You have to keep your eyes peeled for the bus at the station in Shenzhen’s Futian central business district these days. The diesel behemoths that once signalled their arrival with a piercing hiss, a rattle of engine and a plume of fumes are no more, replaced with the world’s first and largest 100% electric bus fleet.
Shenzhen now has 16,000 electric buses in total and is noticeably quieter for it. “We find that the buses are so quiet that people might not hear them coming,” says Joseph Ma, deputy general manager at Shenzhen Bus Group, the largest of the three main bus companies in the city. “In fact, we’ve received requests to add some artificial noise to the buses so that people can hear them. We’re considering it.”

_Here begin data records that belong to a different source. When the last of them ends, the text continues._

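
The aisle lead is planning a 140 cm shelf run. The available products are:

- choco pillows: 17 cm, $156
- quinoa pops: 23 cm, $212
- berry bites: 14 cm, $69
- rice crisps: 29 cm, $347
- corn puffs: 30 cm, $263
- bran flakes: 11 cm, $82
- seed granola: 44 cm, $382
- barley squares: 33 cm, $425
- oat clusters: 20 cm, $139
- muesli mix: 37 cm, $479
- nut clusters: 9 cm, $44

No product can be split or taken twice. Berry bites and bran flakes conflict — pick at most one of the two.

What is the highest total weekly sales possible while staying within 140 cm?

Density check — muesli mix 12.95, barley squares 12.88, rice crisps 11.97, quinoa pops 9.22 are the best per cm.
Taking choco pillows + quinoa pops + rice crisps + barley squares + muesli mix: 139 cm used, 1619 in weekly sales.
The closest alternative, rice crisps + corn puffs + bran flakes + barley squares + muesli mix, reaches only 1596.

1619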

The benefits from the switch from diesel buses to electric are not confined to less noise pollution: this fast-growing megacity of 12 million – which was a fishing village until designatedChina’s first “special economic zone” in the 1980s – is also expected to achieve an estimated reduction in CO2 emissions of 48% and cuts in pollutants such as nitrogen oxides, non-methane hydrocarbons and particulate matter. Shenzhen Bus Group estimates it has been able to conserve 160,000 tonnes of coal per year and reduce annual CO2 emissions by 440,000 tonnes. Its fuel bill has halved.

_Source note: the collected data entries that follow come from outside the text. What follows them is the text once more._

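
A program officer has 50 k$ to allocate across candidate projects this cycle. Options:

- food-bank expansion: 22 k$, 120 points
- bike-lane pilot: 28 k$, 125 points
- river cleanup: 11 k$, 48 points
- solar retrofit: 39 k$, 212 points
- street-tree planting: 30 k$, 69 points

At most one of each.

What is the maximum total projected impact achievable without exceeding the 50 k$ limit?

Ranking by ratio (projected impact/k$): food-bank expansion 5.45, solar retrofit 5.44, bike-lane pilot 4.46.
Greedy by ratio would take food-bank expansion + bike-lane pilot: 50 k$ used, total 245.
Replace food-bank expansion and bike-lane pilot with river cleanup + solar retrofit: the trade gains 15 net, giving 260 at 50 k$.
Runner-up food-bank expansion + bike-lane pilot tops out at 245.

260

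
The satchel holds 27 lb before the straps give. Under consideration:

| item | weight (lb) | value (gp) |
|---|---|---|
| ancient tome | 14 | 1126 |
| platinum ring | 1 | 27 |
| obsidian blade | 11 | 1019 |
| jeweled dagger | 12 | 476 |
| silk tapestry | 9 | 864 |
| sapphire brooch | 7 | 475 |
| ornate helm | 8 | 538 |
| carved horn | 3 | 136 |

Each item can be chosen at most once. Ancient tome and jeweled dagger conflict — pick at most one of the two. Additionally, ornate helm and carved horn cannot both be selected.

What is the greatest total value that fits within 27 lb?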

“With diesel buses I can remember standing at the bus stop and the heat, noise and emissions they generated made it unbearable in the summer,” says Ma. “The electric buses have made a tremendous difference.”
China’s drive to reduce the choking smog that envelops many of its major cities has propelled a huge investment in electric transport. Although it remains expensive for cities to introduce electric buses – one bus costs around 1.8 million yuan (£208,000) – Shenzhen was able to go all-electric thanks to generous subsidies from both central and local government.

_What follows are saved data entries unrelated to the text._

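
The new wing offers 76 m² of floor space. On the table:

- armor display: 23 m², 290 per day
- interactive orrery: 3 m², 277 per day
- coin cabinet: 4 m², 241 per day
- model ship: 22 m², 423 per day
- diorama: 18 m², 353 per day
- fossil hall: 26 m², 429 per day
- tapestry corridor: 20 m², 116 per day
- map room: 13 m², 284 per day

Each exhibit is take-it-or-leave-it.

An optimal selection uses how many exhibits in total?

5

The maximum expected visitors within 76 m² is 1723.
interactive orrery + coin cabinet + model ship + diorama + fossil hall hits 1723 at 73 m².
Every optimal selection uses 5 exhibits.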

“Typically, more than half of the cost of the bus is subsidised by government,” says Ma. “In terms of operation there is another subsidy: if we run our buses for a distance of more than 60,000km we receive just under 500,000 yuan [£58,000] from local government.” This subsidy is put towards reducing the cost of the bus fares: “The government looks at the public transport very much as social welfare.”
To keep Shenzhen’s electric vehicle fleet running, the city has built around 40,000 charging piles. Shenzhen Bus Company has 180 depots with their own charging facilities installed. One of its major depots in Futian can accommodate around 20 buses at the same time. “Most of the buses we charge overnight for two hours and then they can run their entire service, as the range of the bus is 200km per charge,” says Ma.
Availability of charging stations is a major factor in why it is it difficult for other cities around the world to switch to all-electric bus fleets, but Chinabeing a one-party state hasn’t necessarily made it any easier in Shenzhen. “We have some of our own depots, but we also have to rent some from the municipal government, as well as from the private sector,” says Ma. “Aside from the subsidies in terms of purchasing the buses, we are very much left to ourselves to how we look for resources for our charging infrastructure.”